Silvia Provvedi, fidanzata di Fabrizio Corona depone in aula, “tornava a casa con buste piene di soldi”.
“Tornava a casa con buste di contanti, da 5, 10, 20, anche 25mila euro. Le teneva nei giacconi in un ripostiglio vicino alla camera da letto e poi le portava in ufficio, erano i soldi delle sue serate e del suo lavoro e io mi facevo i fatti miei”. Così Silvia Provvedi, del duo musicale ‘le Donatelle’ e fidanzata di Fabrizio Corona, testimoniando nel processo a carico dell’ex agente fotografico, ha raccontato ai giudici che Corona, così come sostenuto dalla difesa, guadagnava dalle ospitate nei locali e dalla sua attività di testimonial centinaia di migliaia di euro in nero.
Corona è a processo per i circa 2,6 milioni di euro in contanti trovati in parte in un controsoffitto e in parte in Austria.
Silvia Provvedi ha raccontato ai giudici di avere conosciuto Corona nel luglio 2015 a Lonate Pozzolo “dove mi ero recata per il lancio della testata di Playboy. Io e mia sorella eravamo in copertina, Fabrizio si occupava della direzione artistica”. “Tempo un mese di collaborazione professionale – ha raccontato la cantante – ed è nata tra noi anche una relazione affettiva. Nell’aprile del 2016 sono tornata dal Marocco, dove ero stata per lavoro, e abbiamo cominciato a convivere a casa sua. Il nostro rapporto si è consolidato.
“Io ero a conoscenza di tutto il suo lavoro – ha aggiunto – e vi posso raccontare la sua giornata tipo. Alle 9 andava in palestra, poi in ufficio e io andavo a prenderlo intorno alle 21, il tempo di fare la spesa, cose che fa una coppia normale, e poi alle 22 doveva rientrare (in quel periodo Corona era soggetto alle restrizioni stabilite dal tribunale di sorveglianza, ndr). Ha sempre lavorato moltissimo e si concedeva pochi svaghi. Questo creava anche un un clima pesante per la coppia”.

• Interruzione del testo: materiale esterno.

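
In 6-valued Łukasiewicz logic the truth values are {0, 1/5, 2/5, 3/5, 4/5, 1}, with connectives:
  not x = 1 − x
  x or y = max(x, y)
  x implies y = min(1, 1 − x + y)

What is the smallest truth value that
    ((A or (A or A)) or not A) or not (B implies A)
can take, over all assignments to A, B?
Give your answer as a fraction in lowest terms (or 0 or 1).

Take A = 2/5, B = 0:
A or A = 2/5 or 2/5 = 2/5
A or (A or A) = 2/5 or 2/5 = 2/5
not A = not 2/5 = 3/5
(A or (A or A)) or not A = 2/5 or 3/5 = 3/5
B implies A = 0 implies 2/5 = 1
not (B implies A) = not 1 = 0
((A or (A or A)) or not A) or not (B implies A) = 3/5 or 0 = 3/5
No assignment yields a value below 3/5, so this is the minimum.

3/5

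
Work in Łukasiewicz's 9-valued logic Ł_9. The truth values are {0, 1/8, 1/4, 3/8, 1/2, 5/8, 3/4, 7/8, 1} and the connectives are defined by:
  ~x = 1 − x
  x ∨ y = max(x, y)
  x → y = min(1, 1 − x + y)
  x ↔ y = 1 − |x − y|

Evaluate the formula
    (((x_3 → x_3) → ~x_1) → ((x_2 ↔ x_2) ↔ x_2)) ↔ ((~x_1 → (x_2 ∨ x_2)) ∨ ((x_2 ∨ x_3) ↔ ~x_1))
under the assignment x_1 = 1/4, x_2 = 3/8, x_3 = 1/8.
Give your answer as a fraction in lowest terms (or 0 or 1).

1

x_3 → x_3 = 1/8 → 1/8 = 1
~x_1 = ~1/4 = 3/4
(x_3 → x_3) → ~x_1 = 1 → 3/4 = 3/4
x_2 ↔ x_2 = 3/8 ↔ 3/8 = 1
(x_2 ↔ x_2) ↔ x_2 = 1 ↔ 3/8 = 3/8
((x_3 → x_3) → ~x_1) → ((x_2 ↔ x_2) ↔ x_2) = 3/4 → 3/8 = 5/8
~x_1 = ~1/4 = 3/4
x_2 ∨ x_2 = 3/8 ∨ 3/8 = 3/8
~x_1 → (x_2 ∨ x_2) = 3/4 → 3/8 = 5/8
x_2 ∨ x_3 = 3/8 ∨ 1/8 = 3/8
~x_1 = ~1/4 = 3/4
(x_2 ∨ x_3) ↔ ~x_1 = 3/8 ↔ 3/4 = 5/8
(~x_1 → (x_2 ∨ x_2)) ∨ ((x_2 ∨ x_3) ↔ ~x_1) = 5/8 ∨ 5/8 = 5/8
(((x_3 → x_3) → ~x_1) → ((x_2 ↔ x_2) ↔ x_2)) ↔ ((~x_1 → (x_2 ∨ x_2)) ∨ ((x_2 ∨ x_3) ↔ ~x_1)) = 5/8 ↔ 5/8 = 1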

Sollecitata dal legale di Corona, Provvedi è tornata sulla lite con l’ex calciatore Giuseppe Sculli, denunciato dall’ex fotografo dei vip per tentata estorsione. Corona ha raccontato che lo avrebbe minacciato e poi sarebbe esplosa la bomba sotto la sua abitazione vicino corso Como. Le indagini però non hanno portato “a elementi sufficienti per un suo coinvolgimento nell’episodio dell’esplosione”, aveva chiarito in aula Liliana Ciman, dirigente della sezione criminalità organizzata della squadra mobile di Milano.

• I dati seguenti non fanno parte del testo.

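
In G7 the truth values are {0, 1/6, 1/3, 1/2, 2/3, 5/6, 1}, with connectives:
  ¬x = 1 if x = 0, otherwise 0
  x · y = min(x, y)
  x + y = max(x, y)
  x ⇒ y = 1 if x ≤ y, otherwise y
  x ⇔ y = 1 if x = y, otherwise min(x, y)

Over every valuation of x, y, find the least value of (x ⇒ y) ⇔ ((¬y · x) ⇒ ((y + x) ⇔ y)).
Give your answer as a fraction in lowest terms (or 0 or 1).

1/6

Take x = 1/3, y = 1/6:
x ⇒ y = 1/3 ⇒ 1/6 = 1/6
¬y = ¬1/6 = 0
¬y · x = 0 · 1/3 = 0
y + x = 1/6 + 1/3 = 1/3
(y + x) ⇔ y = 1/3 ⇔ 1/6 = 1/6
(¬y · x) ⇒ ((y + x) ⇔ y) = 0 ⇒ 1/6 = 1
(x ⇒ y) ⇔ ((¬y · x) ⇒ ((y + x) ⇔ y)) = 1/6 ⇔ 1 = 1/6
No assignment yields a value below 1/6, so this is the minimum.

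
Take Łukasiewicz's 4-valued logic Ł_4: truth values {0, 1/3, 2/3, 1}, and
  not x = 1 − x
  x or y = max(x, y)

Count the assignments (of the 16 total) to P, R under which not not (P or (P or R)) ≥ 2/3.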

“Il 23 luglio eravamo in un locale di Milano, il Radeztsky, e ho notato che Fabrizio aveva un segno in faccia ed era sotto shock – il racconto della giovane – mi ha detto di stare tranquilla perché non era nulla di preoccupante. Mi ha spiegato di essere stato aggredito da due uomini, di cui uno era Sculli. Dopo qualche giorno, mi ha riferito di avere subito una richiesta estorsiva da Sculli di 50mila euro. Mi sono preoccupata, ho letto su internet che lui è il nipote di qualcuno non raccomandabilissimo”. L’uomo è il nipote di Giuseppe Morabito detto ‘U Tiradrittu’ capo della cosca di Africo.

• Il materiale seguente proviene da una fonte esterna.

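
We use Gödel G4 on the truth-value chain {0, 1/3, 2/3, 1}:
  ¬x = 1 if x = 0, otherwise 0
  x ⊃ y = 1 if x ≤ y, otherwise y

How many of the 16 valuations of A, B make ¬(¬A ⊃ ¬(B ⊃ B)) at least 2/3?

4

A = 0, B = 0 ↦ 1  ≥
A = 0, B = 1/3 ↦ 1  ≥
A = 0, B = 2/3 ↦ 1  ≥
A = 0, B = 1 ↦ 1  ≥
A = 1/3, B = 0 ↦ 0  <
A = 1/3, B = 1/3 ↦ 0  <
A = 1/3, B = 2/3 ↦ 0  <
A = 1/3, B = 1 ↦ 0  <
A = 2/3, B = 0 ↦ 0  <
A = 2/3, B = 1/3 ↦ 0  <
A = 2/3, B = 2/3 ↦ 0  <
A = 2/3, B = 1 ↦ 0  <
A = 1, B = 0 ↦ 0  <
A = 1, B = 1/3 ↦ 0  <
A = 1, B = 2/3 ↦ 0  <
A = 1, B = 1 ↦ 0  <
So 4 of the 16 assignments meet the threshold.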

Sulla bomba sotto casa, Provvedi ha detto: “La polizia ci mise molto ad arrivare, una quarantina di minuti. C’era anche una seconda bomba inesplosa nel cestino. Sono stata chiamata anche io per testimoniare, i poliziotti mi notificarono l’avviso per la convocazione in casa e Fabrizio si arrabbiò con loro, non capiva perché volessero chiamarmi. Voleva proteggermi ma io, anche se sono molto giovane, non avevo problemi a raccontare quello che era successo. Il giorno dell’interrogario, il poliziotto Izzo mi fece delle strane domande sul patrimonio di Fabrizio, che non c’entravano niente con la bomba. Io ero tranquilla, Izzo invece era molto agitato, ma non era compito mio calmarlo”.
Infine, Provvedi ha anche ricordato lo stato d’animo di Corona il giorno del suo arresto, il 10 ottobre 2016: “Lui era molto arrabbiato, perché da parte lesa era diventato colpevole”. Prima di Silvia Provvedi, ha deposto un altro teste chiamato dalla difesa, il giornalista Gabriele Parpiglia, ex della scuderia di Corona. “Non ero a conoscenza dei soldi che Fabrizio teneva nel controsoffitto della Persi – ha affermato – se lo avessi saputo gli avrei fatto un c… così”.